【国政調査権の限界:司法権との関係】62条
【国政調査権の限界:司法権との関係】62条

【vs司法権】
 議院の持つ国政に対する広範な調査権は司法権にも及ぶのが原則である。よって、立法や予算の審議に必要であれば、判決や裁判手続についても調査対象とすることができる。
 ただし、司法権の独立の要請から、裁判活動に重要な影響を与えるような調査は認められないと考える。
 具体的には、@特定個人の有罪性を主な調査目的とする調査、A係争中の裁判について、訴訟指揮、裁判手続を対象とする調査、B裁判内容につき、もっぱらその当否を判断するための調査などは許されない。
 特に、Bについては、裁判終結後であれば裁判に及ぼす影響は少ないとして許容する考え方もあるが妥当ではない。事後的にであれ、裁判の当否を議院が判断すれば、以後の裁判において、裁判所の自主的な判断に対して圧力として作用し、司法権の独立性を強く害する。よって、裁判内容の当否を判断するための調査は、事後的にであれ一切許されないと考える。

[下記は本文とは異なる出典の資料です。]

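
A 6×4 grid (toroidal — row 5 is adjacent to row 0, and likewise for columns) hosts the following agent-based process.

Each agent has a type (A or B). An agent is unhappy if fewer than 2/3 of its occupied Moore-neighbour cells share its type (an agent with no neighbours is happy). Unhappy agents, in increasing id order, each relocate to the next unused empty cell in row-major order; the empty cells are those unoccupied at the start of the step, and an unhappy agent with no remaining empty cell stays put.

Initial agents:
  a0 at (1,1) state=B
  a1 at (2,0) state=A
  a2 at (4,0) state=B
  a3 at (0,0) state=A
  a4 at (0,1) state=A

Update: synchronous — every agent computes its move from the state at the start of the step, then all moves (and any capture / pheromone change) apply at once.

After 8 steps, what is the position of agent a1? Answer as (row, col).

(1, 1)

t=1: a0@(0,2):B a1@(0,3):A a2@(4,0):B a3@(1,0):A a4@(1,2):A
t=2: a0@(0,0):B a1@(0,3):A a2@(4,0):B a3@(1,0):A a4@(0,1):A
t=3: a0@(0,2):B a1@(1,1):A a2@(4,0):B a3@(1,0):A a4@(1,2):A
t=4: a0@(0,0):B a1@(1,1):A a2@(4,0):B a3@(1,0):A a4@(0,1):A
t=5: a0@(0,2):B a1@(1,1):A a2@(4,0):B a3@(1,0):A a4@(0,1):A
t=6: a0@(0,0):B a1@(1,1):A a2@(4,0):B a3@(1,0):A a4@(0,1):A
t=7: a0@(0,2):B a1@(1,1):A a2@(4,0):B a3@(1,0):A a4@(0,1):A
t=8: a0@(0,0):B a1@(1,1):A a2@(4,0):B a3@(1,0):A a4@(0,1):A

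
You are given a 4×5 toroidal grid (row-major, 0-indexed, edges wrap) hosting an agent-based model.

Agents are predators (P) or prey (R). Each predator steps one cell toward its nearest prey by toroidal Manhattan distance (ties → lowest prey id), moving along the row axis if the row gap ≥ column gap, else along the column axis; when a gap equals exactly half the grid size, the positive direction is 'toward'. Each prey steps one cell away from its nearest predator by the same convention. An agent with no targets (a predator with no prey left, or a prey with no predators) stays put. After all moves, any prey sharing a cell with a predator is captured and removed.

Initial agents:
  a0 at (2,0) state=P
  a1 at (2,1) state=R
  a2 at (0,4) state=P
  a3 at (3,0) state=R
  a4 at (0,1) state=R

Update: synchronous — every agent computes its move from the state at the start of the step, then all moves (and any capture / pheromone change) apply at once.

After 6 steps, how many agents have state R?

3

t=1: a0@(2,1):P a1@(2,2):R a2@(3,4):P a3@(0,0):R a4@(0,2):R
t=2: a0@(2,2):P a1@(2,3):R a2@(0,4):P a3@(1,0):R a4@(3,2):R
t=3: a0@(2,3):P a1@(2,4):R a2@(1,4):P a3@(2,0):R a4@(0,2):R
t=4: a0@(2,4):P a1@(2,0):R a2@(2,4):P a3@(2,1):R a4@(3,2):R
t=5: a0@(2,0):P a1@(2,1):R a2@(2,0):P a3@(2,2):R a4@(3,1):R
t=6: a0@(2,1):P a1@(2,2):R a2@(2,1):P a3@(2,3):R a4@(0,1):R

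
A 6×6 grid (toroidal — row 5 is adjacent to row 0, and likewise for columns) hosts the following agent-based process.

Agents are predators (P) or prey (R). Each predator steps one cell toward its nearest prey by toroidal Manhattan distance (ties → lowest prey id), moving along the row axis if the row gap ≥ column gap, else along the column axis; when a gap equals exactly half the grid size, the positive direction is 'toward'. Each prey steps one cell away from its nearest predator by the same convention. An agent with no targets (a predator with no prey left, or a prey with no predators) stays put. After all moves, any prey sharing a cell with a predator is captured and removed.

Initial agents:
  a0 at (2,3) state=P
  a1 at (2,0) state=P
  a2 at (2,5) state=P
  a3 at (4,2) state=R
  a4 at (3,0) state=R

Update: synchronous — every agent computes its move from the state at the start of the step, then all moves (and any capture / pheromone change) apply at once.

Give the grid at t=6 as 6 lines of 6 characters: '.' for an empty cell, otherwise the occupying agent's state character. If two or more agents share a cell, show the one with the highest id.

......
......
P..P.P
R.....
..R...
......

t=1: a0@(3,3):P a1@(3,0):P a2@(3,5):P a3@(5,2):R a4@(4,0):R
t=2: a0@(4,3):P a1@(4,0):P a2@(4,5):P a3@(0,2):R a4@(5,0):R
t=3: a0@(5,3):P a1@(5,0):P a2@(5,5):P a3@(1,2):R a4@(0,0):R
t=4: a0@(0,3):P a1@(0,0):P a2@(0,5):P a3@(2,2):R a4@(1,0):R
t=5: a0@(1,3):P a1@(1,0):P a2@(1,5):P a3@(3,2):R a4@(2,0):R
t=6: a0@(2,3):P a1@(2,0):P a2@(2,5):P a3@(4,2):R a4@(3,0):R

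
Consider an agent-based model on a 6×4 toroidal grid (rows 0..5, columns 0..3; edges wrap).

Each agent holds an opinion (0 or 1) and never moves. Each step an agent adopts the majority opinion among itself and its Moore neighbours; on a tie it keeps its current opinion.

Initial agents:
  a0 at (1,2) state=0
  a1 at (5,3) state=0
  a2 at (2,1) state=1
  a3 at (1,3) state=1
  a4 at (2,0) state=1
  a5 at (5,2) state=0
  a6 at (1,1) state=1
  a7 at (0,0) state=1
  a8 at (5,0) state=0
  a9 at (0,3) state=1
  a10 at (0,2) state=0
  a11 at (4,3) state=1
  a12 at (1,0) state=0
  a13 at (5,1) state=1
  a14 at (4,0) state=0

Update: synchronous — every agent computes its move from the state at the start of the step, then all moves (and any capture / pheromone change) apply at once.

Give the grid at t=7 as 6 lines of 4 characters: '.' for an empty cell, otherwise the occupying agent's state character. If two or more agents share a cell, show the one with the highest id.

1.01
1111
11..
....
0..0
0000

t=1: a0@(1,2):1 a1@(5,3):0 a2@(2,1):1 a3@(1,3):1 a4@(2,0):1 a5@(5,2):0 a6@(1,1):1 a7@(0,0):1 a8@(5,0):1 a9@(0,3):0 a10@(0,2):0 a11@(4,3):0 a12@(1,0):1 a13@(5,1):0 a14@(4,0):0
t=2: a0@(1,2):1 a1@(5,3):0 a2@(2,1):1 a3@(1,3):1 a4@(2,0):1 a5@(5,2):0 a6@(1,1):1 a7@(0,0):1 a8@(5,0):0 a9@(0,3):1 a10@(0,2):0 a11@(4,3):0 a12@(1,0):1 a13@(5,1):0 a14@(4,0):0
t=3: (unchanged — steady state)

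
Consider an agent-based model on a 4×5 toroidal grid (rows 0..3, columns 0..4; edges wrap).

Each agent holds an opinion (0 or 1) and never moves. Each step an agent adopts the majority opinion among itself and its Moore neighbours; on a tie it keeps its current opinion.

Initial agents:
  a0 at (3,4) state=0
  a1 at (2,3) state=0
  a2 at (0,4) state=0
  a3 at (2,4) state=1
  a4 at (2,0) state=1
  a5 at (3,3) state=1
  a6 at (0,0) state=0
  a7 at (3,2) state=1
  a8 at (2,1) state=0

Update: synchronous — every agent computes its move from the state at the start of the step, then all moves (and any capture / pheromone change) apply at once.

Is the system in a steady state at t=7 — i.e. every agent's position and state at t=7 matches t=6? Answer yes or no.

yes

t=1: a0@(3,4):0 a1@(2,3):1 a2@(0,4):0 a3@(2,4):1 a4@(2,0):1 a5@(3,3):1 a6@(0,0):0 a7@(3,2):1 a8@(2,1):1
t=2: a0@(3,4):1 a1@(2,3):1 a2@(0,4):0 a3@(2,4):1 a4@(2,0):1 a5@(3,3):1 a6@(0,0):0 a7@(3,2):1 a8@(2,1):1
t=3: (unchanged — steady state)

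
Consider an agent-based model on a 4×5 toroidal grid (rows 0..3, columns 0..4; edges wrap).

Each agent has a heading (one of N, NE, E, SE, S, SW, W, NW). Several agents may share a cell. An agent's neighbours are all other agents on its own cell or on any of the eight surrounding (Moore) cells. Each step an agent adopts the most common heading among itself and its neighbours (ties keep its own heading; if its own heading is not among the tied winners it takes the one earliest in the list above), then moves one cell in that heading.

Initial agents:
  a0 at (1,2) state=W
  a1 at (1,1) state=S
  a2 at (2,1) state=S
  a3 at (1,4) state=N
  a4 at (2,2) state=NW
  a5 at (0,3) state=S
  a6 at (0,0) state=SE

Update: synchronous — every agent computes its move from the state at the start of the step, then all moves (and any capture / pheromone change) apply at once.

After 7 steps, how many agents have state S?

6

t=1: a0@(2,2):S a1@(2,1):S a2@(3,1):S a3@(0,4):N a4@(3,2):S a5@(1,3):S a6@(1,1):SE
t=2: a0@(3,2):S a1@(3,1):S a2@(0,1):S a3@(3,4):N a4@(0,2):S a5@(2,3):S a6@(2,1):S
t=3: a0@(0,2):S a1@(0,1):S a2@(1,1):S a3@(2,4):N a4@(1,2):S a5@(3,3):S a6@(3,1):S
t=4: a0@(1,2):S a1@(1,1):S a2@(2,1):S a3@(1,4):N a4@(2,2):S a5@(0,3):S a6@(0,1):S
t=5: a0@(2,2):S a1@(2,1):S a2@(3,1):S a3@(0,4):N a4@(3,2):S a5@(1,3):S a6@(1,1):S
t=6: a0@(3,2):S a1@(3,1):S a2@(0,1):S a3@(3,4):N a4@(0,2):S a5@(2,3):S a6@(2,1):S
t=7: a0@(0,2):S a1@(0,1):S a2@(1,1):S a3@(2,4):N a4@(1,2):S a5@(3,3):S a6@(3,1):S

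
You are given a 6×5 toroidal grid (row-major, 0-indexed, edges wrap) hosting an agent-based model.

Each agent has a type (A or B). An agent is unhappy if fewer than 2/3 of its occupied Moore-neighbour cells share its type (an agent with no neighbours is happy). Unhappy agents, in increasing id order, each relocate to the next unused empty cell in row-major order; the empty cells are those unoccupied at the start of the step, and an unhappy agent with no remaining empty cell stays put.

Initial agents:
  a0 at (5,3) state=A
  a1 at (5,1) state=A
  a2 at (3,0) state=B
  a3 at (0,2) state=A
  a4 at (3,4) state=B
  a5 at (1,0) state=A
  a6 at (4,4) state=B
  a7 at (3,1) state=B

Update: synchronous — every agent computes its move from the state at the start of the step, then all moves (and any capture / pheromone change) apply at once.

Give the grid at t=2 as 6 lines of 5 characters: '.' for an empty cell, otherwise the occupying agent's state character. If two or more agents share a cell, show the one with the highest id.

A.A..
A....
.....
BB..B
....B
.A...

t=1: a0@(0,0):A a1@(5,1):A a2@(3,0):B a3@(0,2):A a4@(3,4):B a5@(1,0):A a6@(4,4):B a7@(3,1):B
t=2: (unchanged — steady state)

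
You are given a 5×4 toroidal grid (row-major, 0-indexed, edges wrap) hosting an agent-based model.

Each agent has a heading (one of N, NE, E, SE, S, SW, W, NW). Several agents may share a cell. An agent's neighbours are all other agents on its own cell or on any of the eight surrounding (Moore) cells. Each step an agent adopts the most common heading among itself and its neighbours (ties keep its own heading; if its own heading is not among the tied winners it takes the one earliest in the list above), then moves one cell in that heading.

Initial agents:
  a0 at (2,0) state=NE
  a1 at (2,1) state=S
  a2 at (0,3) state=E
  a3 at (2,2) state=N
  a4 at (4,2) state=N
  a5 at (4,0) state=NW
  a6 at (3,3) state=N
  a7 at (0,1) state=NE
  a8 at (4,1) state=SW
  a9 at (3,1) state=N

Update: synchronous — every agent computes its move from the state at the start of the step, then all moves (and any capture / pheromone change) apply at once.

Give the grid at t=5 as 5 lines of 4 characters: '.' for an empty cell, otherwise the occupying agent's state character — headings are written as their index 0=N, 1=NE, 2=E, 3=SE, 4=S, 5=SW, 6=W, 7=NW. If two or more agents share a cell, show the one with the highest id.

..0.
0...
000.
.0.0
000.

t=1: a0@(1,0):N a1@(1,1):N a2@(0,0):E a3@(1,2):N a4@(3,2):N a5@(3,0):N a6@(2,3):N a7@(4,2):NE a8@(3,1):N a9@(2,1):N
t=2: a0@(0,0):N a1@(0,1):N a2@(4,0):N a3@(0,2):N a4@(2,2):N a5@(2,0):N a6@(1,3):N a7@(3,2):N a8@(2,1):N a9@(1,1):N
t=3: a0@(4,0):N a1@(4,1):N a2@(3,0):N a3@(4,2):N a4@(1,2):N a5@(1,0):N a6@(0,3):N a7@(2,2):N a8@(1,1):N a9@(0,1):N
t=4: a0@(3,0):N a1@(3,1):N a2@(2,0):N a3@(3,2):N a4@(0,2):N a5@(0,0):N a6@(4,3):N a7@(1,2):N a8@(0,1):N a9@(4,1):N
t=5: a0@(2,0):N a1@(2,1):N a2@(1,0):N a3@(2,2):N a4@(4,2):N a5@(4,0):N a6@(3,3):N a7@(0,2):N a8@(4,1):N a9@(3,1):N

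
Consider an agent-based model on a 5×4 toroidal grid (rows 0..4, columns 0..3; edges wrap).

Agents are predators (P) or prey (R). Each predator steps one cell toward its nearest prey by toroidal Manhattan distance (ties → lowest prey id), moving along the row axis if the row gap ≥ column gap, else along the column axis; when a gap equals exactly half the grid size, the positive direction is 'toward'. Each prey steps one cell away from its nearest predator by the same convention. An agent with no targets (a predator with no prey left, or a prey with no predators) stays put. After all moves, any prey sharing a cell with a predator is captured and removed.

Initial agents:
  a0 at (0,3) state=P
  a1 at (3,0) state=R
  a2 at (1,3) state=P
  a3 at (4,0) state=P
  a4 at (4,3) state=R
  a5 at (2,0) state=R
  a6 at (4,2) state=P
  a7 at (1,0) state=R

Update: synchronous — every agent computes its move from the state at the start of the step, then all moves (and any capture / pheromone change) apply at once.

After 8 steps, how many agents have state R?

3

t=1: a0@(4,3):P a1@(2,0):R a2@(1,0):P a3@(3,0):P a4@(3,3):R a6@(4,3):P a7@(1,1):R
t=2: a0@(3,3):P a1@(3,0):R a2@(2,0):P a3@(2,0):P a4@(2,3):R a6@(3,3):P a7@(1,2):R
t=3: a0@(3,0):P a1@(3,1):R a2@(3,0):P a3@(3,0):P a4@(1,3):R a6@(3,0):P a7@(0,2):R
t=4: a0@(3,1):P a1@(3,2):R a2@(3,1):P a3@(3,1):P a4@(0,3):R a6@(3,1):P a7@(1,2):R
t=5: a0@(3,2):P a1@(3,3):R a2@(3,2):P a3@(3,2):P a4@(1,3):R a6@(3,2):P a7@(0,2):R
t=6: a0@(3,3):P a1@(3,0):R a2@(3,3):P a3@(3,3):P a4@(0,3):R a6@(3,3):P a7@(1,2):R
t=7: a0@(3,0):P a1@(3,1):R a2@(3,0):P a3@(3,0):P a4@(1,3):R a6@(3,0):P a7@(0,2):R
t=8: a0@(3,1):P a1@(3,2):R a2@(3,1):P a3@(3,1):P a4@(0,3):R a6@(3,1):P a7@(1,2):R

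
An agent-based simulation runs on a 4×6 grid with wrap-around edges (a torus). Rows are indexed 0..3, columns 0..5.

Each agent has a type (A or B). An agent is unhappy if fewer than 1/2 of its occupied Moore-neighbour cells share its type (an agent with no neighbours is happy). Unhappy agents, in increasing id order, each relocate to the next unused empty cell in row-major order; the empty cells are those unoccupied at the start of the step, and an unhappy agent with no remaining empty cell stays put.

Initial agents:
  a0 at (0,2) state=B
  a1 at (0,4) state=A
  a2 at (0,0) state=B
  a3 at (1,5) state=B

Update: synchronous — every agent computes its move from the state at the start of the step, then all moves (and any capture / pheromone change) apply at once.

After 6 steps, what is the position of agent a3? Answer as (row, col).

t=1: a0@(0,2):B a1@(0,1):A a2@(0,0):B a3@(1,5):B
t=2: a0@(0,3):B a1@(0,4):A a2@(0,0):B a3@(1,5):B
t=3: a0@(0,1):B a1@(0,2):A a2@(0,0):B a3@(1,5):B
t=4: a0@(0,1):B a1@(0,3):A a2@(0,0):B a3@(1,5):B
t=5: (unchanged — steady state)

(1, 5)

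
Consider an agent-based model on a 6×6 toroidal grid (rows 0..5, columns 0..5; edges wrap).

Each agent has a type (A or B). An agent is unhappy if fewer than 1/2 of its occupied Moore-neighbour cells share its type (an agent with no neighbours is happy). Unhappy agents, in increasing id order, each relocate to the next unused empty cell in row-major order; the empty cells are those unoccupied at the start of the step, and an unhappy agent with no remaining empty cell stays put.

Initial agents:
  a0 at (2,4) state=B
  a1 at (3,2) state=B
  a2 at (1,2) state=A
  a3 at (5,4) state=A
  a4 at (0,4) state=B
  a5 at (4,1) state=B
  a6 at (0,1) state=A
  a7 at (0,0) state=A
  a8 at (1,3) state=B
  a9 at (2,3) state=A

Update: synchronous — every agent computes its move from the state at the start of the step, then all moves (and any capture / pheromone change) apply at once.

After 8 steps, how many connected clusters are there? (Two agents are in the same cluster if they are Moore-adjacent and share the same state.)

4

t=1: a0@(2,4):B a1@(3,2):B a2@(1,2):A a3@(0,2):A a4@(0,4):B a5@(4,1):B a6@(0,1):A a7@(0,0):A a8@(1,3):B a9@(0,3):A
t=2: a0@(2,4):B a1@(3,2):B a2@(1,2):A a3@(0,2):A a4@(0,4):B a5@(4,1):B a6@(0,1):A a7@(0,0):A a8@(0,5):B a9@(0,3):A
t=3: (unchanged — steady state)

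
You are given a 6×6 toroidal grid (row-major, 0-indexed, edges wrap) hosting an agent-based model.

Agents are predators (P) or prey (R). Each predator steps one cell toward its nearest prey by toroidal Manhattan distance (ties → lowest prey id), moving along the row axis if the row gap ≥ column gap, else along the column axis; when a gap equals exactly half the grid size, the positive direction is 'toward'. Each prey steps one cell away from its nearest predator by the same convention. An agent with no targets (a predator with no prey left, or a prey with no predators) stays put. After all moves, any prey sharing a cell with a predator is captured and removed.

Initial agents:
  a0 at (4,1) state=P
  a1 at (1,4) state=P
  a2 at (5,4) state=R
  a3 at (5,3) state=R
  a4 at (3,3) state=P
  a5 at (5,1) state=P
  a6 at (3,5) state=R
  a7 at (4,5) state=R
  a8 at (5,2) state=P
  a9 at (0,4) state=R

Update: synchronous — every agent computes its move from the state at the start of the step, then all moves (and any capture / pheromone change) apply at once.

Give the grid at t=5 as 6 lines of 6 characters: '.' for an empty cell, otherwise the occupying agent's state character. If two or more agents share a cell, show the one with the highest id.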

 (・目的による制限……裁判批判にあたる調査は、司法権の独立を侵すので不可 裁判終結後も、今後の裁判に不当な影響を及ぼすから不可
 裁判批判を目的としない、立法や予算の審議のための調査であれば、並行審議も認められるし、裁判終結後は当然認められる)


【検察権との関係】
 検察事務は行政権に属する。そして、国会の行政府に対する監督統制権から、国政調査権は検察権に対しても及ぶのが原則である。
 ただし、検察権は裁判と密接に関わる準司法的作用を営む。そこで、検察権への調査についても、司法権に対するのと同様の制約に服すると言える。